If you have a page with jQuery included on it and call getNeotomaData, you should see the response get logged into the console.

Pulling from an API in a web app is great because (1) You don’t have to store and maintain a file, and (2) you have access to updates whenever the organization’s database is updated.

IMPLEMENTING AN API CALL: Python to CSV

If you’re not making an interactive map for a web app, you’re unlikely to be using javascript and AJAX, but you still might want to tap into the data service.  Here I will demonstrate a simple json to csv conversion script that calls the same API query in the examples above.

There are some web-based tools to convert json to csv.  However, since JSON can be hierarchical and a csv is flat, it can be difficult for these tools to work correctly.  If you have some level of competency using python, I recommend custom-rolling your conversions each time you need to call a new resource, to make sure you get the fields that you need in your CSV.  This example uses the csv module for writing the file and the requests module for making the api call.

1
2
3
4
5
6
7
8
9
10
11
12
13
14
15
16
17
18
19
20
21
22
23
24
25
26
27
28
29
30
31
32
33
34
35
36
37
38
39
40
41
import csv
import requests

def saveDataFromNeotoma(minAlt, outfile):
    ## set up the output file
    f = open(outfile, 'w') ## open the file buffer
    fields = ['SiteID','SiteName','LatitudeNorth',
        'LatitudeSouth', 'LongitudeEast', 'LongitudeWest',
        'Altitude', 'SiteDescription', 'Notes'] ## fields to use as the header for the CSV
    writer = csv.DictWriter(f, fieldnames=fields, lineterminator='\n')## write a line when we pass a dictionary
    writer.writeheader() ## write the top header row
    ## make the query string
    endpoint = "http://api.neotomadb.org/v1/data/sites?"
    url = endpoint  + "altmin=" + str(minAlt)## this is the complete query string
    try:
        response = requests.get(url).json() ## make the call and parse the response as json
    except Exception as e: ## there was a communication error
        print "Failed to reach the neotoma server."
        print str(e)
        exit() ## die
    if not response['success']:
        ## there was an error on the call
        print "There was a communication error"
        print response['message'] ## this is the error message
        exit()
    data = response['data']
    for site in data: ## iterate through all the sites
        ## the fields in the header are all the same as the fields in the response objects
        ## so we can just write with the response objects
        ## otherwise, we could do more manipulation here
        try:
            # the encoding can be funky when writing to excel, so fix it
            site['SiteName'] = site['SiteName'].encode("utf-8")
            site['SiteDescription'] = site['SiteDescription'].encode("utf-8")
        except AttributeError: ## site didn't have site description
            pass ## don't worry about it
        writer.writerow(site) ## write the row
    # finish up
    f.close()

saveDataFromNeotoma(4000, "/path/to/your/intended/file.csv")

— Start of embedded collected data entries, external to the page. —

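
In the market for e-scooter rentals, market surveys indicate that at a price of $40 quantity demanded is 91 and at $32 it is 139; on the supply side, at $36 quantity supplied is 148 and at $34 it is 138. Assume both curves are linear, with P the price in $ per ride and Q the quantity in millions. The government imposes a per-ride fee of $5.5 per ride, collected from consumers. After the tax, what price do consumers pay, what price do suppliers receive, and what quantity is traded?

Demand slope: (139 − 91)/(32 − 40) = -6, so Qd = 331 − 6P.
Supply slope: (138 − 148)/(34 − 36) = 5, so Qs = 5P − 32.
Before the tax: set 331 − 6P = 5P − 32 → P* = $33, Q* = 133.
With the tax collected from consumers, demand (in seller-price terms) shifts: Qd = 331 − 6(P + 5.5).
New equilibrium: consumers pay $35.5, suppliers receive $30, Q = 118. (Wedge: Pb − Ps = 5.5.)

Consumers pay $35.5; suppliers receive $30; quantity = 118.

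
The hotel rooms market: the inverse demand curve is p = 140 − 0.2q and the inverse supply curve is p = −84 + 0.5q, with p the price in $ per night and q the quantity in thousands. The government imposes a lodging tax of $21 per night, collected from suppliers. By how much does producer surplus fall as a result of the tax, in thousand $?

Rewrite in direct form: qd = 700 − 5p and qs = 2p + 168.
Without the tax, 700 − 5p = 2p + 168 gives 7p = 532, so p* = $76 and q* = 320.
With the tax collected from suppliers, supply shifts: qs = 2(p − 21) + 168.
Solving gives q = 290 with buyers paying $82 and suppliers receiving $61 (the $21 wedge).
ΔPS is the trapezoid between Q = 290 and Q = 320 of height $15: ½ · (320 + 290) · 15 = $4575.

Producer surplus falls by $4575 thousand.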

In this way, you can create a file just like it had been made available for public downloading, but (1) you’ve done it on a resource that was not available as a file download, and (2) you were able to exactly configure the response how you want it, so you don’t have to mess around in excel filtering and sorting.

Hopefully this post was helpful in getting you started on using APIs and data services, and that you can maybe use these techniques in your own work at some point. Spatial data APIs are everywhere – happy hunting.